From this day forward another hat that I’ll be wearing will be akin to that of fraternity housemother.  Here I am with seven young guys all about half my age.  They’re far from home, away from mothers, wives, girlfriends and other civilizing forces. They’re really good guys but a fun-loving, hard-drinking, hard-playing bunch, and so much more worldly than the villagers of Sop Houn, many of whom have never been more than twenty miles from home, never ridden in a car, never made a telephone call.

If the nine of us accepted every offer of hospitality that villagers have the impulse to offer, we’d quickly overwhelm the village.  I hope to leave here in a month knowing that we did some good deeds, put some money into the local economy, broadened peoples’ world view a bit, and made some new friends.  I’d feel bad if we in any way exploited the villagers’ generosity.

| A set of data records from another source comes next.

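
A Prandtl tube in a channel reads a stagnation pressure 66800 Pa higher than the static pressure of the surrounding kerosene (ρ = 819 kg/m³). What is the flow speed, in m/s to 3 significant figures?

12.8 m/s

The dynamic pressure equals the rise in static pressure at the stagnation point: ΔP = ½ρv².
v = √(2ΔP/ρ) = √(2·66800/819) = 12.8 m/s.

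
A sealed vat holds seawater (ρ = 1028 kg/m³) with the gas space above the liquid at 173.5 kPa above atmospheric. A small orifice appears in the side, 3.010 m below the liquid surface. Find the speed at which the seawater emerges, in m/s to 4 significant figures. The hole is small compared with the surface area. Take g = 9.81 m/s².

v ≈ 19.91 m/s

Take point 1 at the surface (v₁ ≈ 0) and point 2 at the hole (at atmospheric pressure). Bernoulli: P₁ + ρg h = P_atm + ½ρv₂².
With P₁ − P_atm = 173500 Pa, v₂ = √(2gh + 2ΔP/ρ) = √(2·9.81·3.010 + 2·173500/1028) = 19.91 m/s.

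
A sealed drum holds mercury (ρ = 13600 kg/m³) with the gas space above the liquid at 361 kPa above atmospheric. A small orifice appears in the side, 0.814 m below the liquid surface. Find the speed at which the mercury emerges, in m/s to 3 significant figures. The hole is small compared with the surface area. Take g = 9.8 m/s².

Take point 1 at the surface (v₁ ≈ 0) and point 2 at the hole (at atmospheric pressure). Bernoulli: P₁ + ρg h = P_atm + ½ρv₂².
With P₁ − P_atm = 361000 Pa, v₂ = √(2gh + 2ΔP/ρ) = √(2·9.8·0.814 + 2·361000/13600) = 8.31 m/s.

v = 8.31 m/s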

Consider what happens when our team of nine passes through a vegetable garden or sits under a mango tree.  The “Lao way” is for passersby to help themselves to nature’s bounty.  The custom holds that you can walk away from someone’s garden or fruit tree with what you put in your stomach, but you should not carry away anything in your hands.

When our sentries are on duty during a demolition, they are stationed in remote locations with the responsibility of keeping people from wandering too close to the bombsite.  On uneventful days, with nothing much else to do, the sentries often forage for food and will return from their assignment with mushrooms, bamboo shoots, wild greens and even, on occasion, birds, snakes and other game.  (I once caught a sentry heading to his post carrying a fishing net!)  In addition to raising the question of how attentive the sentry will be to his duties, the foraging, in my humble opinion, takes food out of the villager’s world.

(I’m certain that England appreciated America joining forces during World War II.  Still, after a while, the Brits were known to complain that the Yanks were “over paid, over sexed, and over here”.  I’m wondering if that’s how the Sop Houn villagers are going to feel about our deminers in a few weeks.)

Tonight we’ll have a team meeting to discuss camp rules.  Nothing I have to say will be new to the guys.  We’ve worked together before and they all know my expectations.

Here’s a sampling of the rules the guys must follow:

Don’t litter the campsite.

Burn paper; bury plastic.

No loud music.

No beer or lao-lao in camp.

No girls in camp.

Speak to villagers in polite language.

Everyone sleeps in camp not in the village.

Stay out as late as you like but be out of bed by 6:00 AM.

Don’t use the lady’s toilet.

Maids will wash uniforms; men wash their own underwear.

Stay out of the food stores.

I don’t collect other people’s debts.